Matthews met a white woman from Rocky Mount who only used plants from the Bible. The healer pulled out a jar of balsam pear, a subtropical vine that came to this country from West Africa that Matthews had learned about from Dupree. “Sharing of information and incorporating it into one’s practice was truly remarkable,” said Matthews. Dupree would make and then urge people to take sassafras tonic and poke salad in the spring because they were blood purifiers. She cautioned that poke salad could be poisonous unless only the young greens were eaten after thorough washing. Knowledge such as this was not only critical, but as in this example, can be life saving. Poke is now being studied for its anti tumor properties. Dupree’s knowledge and generosity earned her fame far and wide, said Walter Shepard, founding director of Health Service Research at ECU Brody School of Medicine and one of the producers of “Little Medicine Thing” in 1978.
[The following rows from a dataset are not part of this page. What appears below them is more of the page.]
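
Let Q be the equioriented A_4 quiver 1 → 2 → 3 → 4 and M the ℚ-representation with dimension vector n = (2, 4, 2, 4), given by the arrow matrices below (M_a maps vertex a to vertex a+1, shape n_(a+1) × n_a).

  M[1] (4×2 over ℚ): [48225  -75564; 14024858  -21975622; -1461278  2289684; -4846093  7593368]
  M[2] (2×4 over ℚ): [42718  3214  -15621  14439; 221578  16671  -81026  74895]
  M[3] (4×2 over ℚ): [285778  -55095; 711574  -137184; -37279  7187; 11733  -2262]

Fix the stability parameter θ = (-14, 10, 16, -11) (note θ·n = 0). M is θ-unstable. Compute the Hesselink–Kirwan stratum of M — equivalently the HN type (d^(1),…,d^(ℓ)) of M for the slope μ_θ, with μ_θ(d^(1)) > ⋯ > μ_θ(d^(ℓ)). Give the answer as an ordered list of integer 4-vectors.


Via rank(M_{q-1}∘⋯∘M_p): M ≅ I[1,4]^2, I[2,2]^2, I[4,4]^2.
μ_θ-semistable layers: μ^(1)=10; μ^(2)=5; μ^(3)=-11; μ^(4)=-14

((0, 2, 0, 0); (0, 2, 2, 2); (0, 0, 0, 2); (2, 0, 0, 0))


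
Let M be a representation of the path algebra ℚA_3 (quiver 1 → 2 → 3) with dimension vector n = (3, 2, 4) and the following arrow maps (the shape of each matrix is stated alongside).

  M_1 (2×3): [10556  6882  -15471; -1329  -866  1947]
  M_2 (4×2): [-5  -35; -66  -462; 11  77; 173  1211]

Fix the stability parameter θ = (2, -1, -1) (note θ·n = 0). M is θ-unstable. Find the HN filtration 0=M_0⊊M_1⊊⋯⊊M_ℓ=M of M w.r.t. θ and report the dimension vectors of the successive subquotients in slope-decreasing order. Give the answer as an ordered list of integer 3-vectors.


Via rank(M_{q-1}∘⋯∘M_p): M ≅ I[1,1], I[1,2], I[1,3], I[3,3]^3.
μ_θ-semistable layers: μ^(1)=2; μ^(2)=1/2; μ^(3)=0; μ^(4)=-1

((1, 0, 0); (1, 1, 0); (1, 1, 1); (0, 0, 3))


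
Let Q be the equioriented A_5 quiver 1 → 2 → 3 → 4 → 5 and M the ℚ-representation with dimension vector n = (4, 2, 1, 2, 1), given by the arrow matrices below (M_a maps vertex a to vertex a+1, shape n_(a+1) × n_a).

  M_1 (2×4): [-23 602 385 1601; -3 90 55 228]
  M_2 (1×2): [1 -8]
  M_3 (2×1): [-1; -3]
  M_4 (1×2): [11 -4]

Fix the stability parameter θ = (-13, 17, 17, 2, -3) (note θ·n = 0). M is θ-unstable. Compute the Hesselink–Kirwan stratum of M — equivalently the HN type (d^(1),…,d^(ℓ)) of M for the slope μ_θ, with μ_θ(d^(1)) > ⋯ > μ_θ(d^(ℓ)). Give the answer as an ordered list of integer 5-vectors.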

The critical importance of herbalists and healers to the health and survival of a community is true not only in the US but around the world. In Curative Powers: Medicine and Empire in Stalin’s Central Asia (Russian and East European Studies), Paula Michaels discusses the communist campaign against traditional religious and medical practitioners, especially mullahs and shamans, during the first decades of the Soviet regime in Kazakhstan. She also addresses the efforts of Soviet medical propaganda to persuade the local population to distrust traditional healers. Due to the targeting of the shamans and mullahs, the number of healers knowledgeable about the healing uses of local plants diminished precipitously during Soviet occupation.  However, when Kazakhstan became independent, there were efforts made to revive traditional healing practices. One such effort was the recirculation of knowledge about Arctic root or Rhodiola, which had been used for centuries as an adaptogen (a natural substance which helps the body adapt to stress and to exert a normalizing effect upon bodily processes). It had been all but forgotten due to the splintering and fragmentation of the network of traditional healers, but was brought back through various efforts, including an American herbalist who spent several years in Kazakhstan bringing together the shamans who had survived and aiding in the dissemination of their knowledge. In The Way of the Shaman and the Revival of Spiritual Healing in Post-Soviet Kazakhstan and Kyrgyzstan, the author points out that despite many years of Soviet rule in Central Asia, traditional medical beliefs and practices were not eradicated and their revival has been noticeable in the independent republics of Kazakhstan and Kyrgyzstan. Religious and magical healing, including shamanism, are important parts of this renewed tradition. He goes on to say that the adaptation of traditions, including syncretism, borrowings, reinterpretation and transformation, should be confused with invented traditions.

Thanks to all the people who have helped to revive and disseminate the herbal and healing practices that have kept millions of people, might I say billions, happy and healthy. In this case, to Mark and Ersine for their dedication to making the world a better place.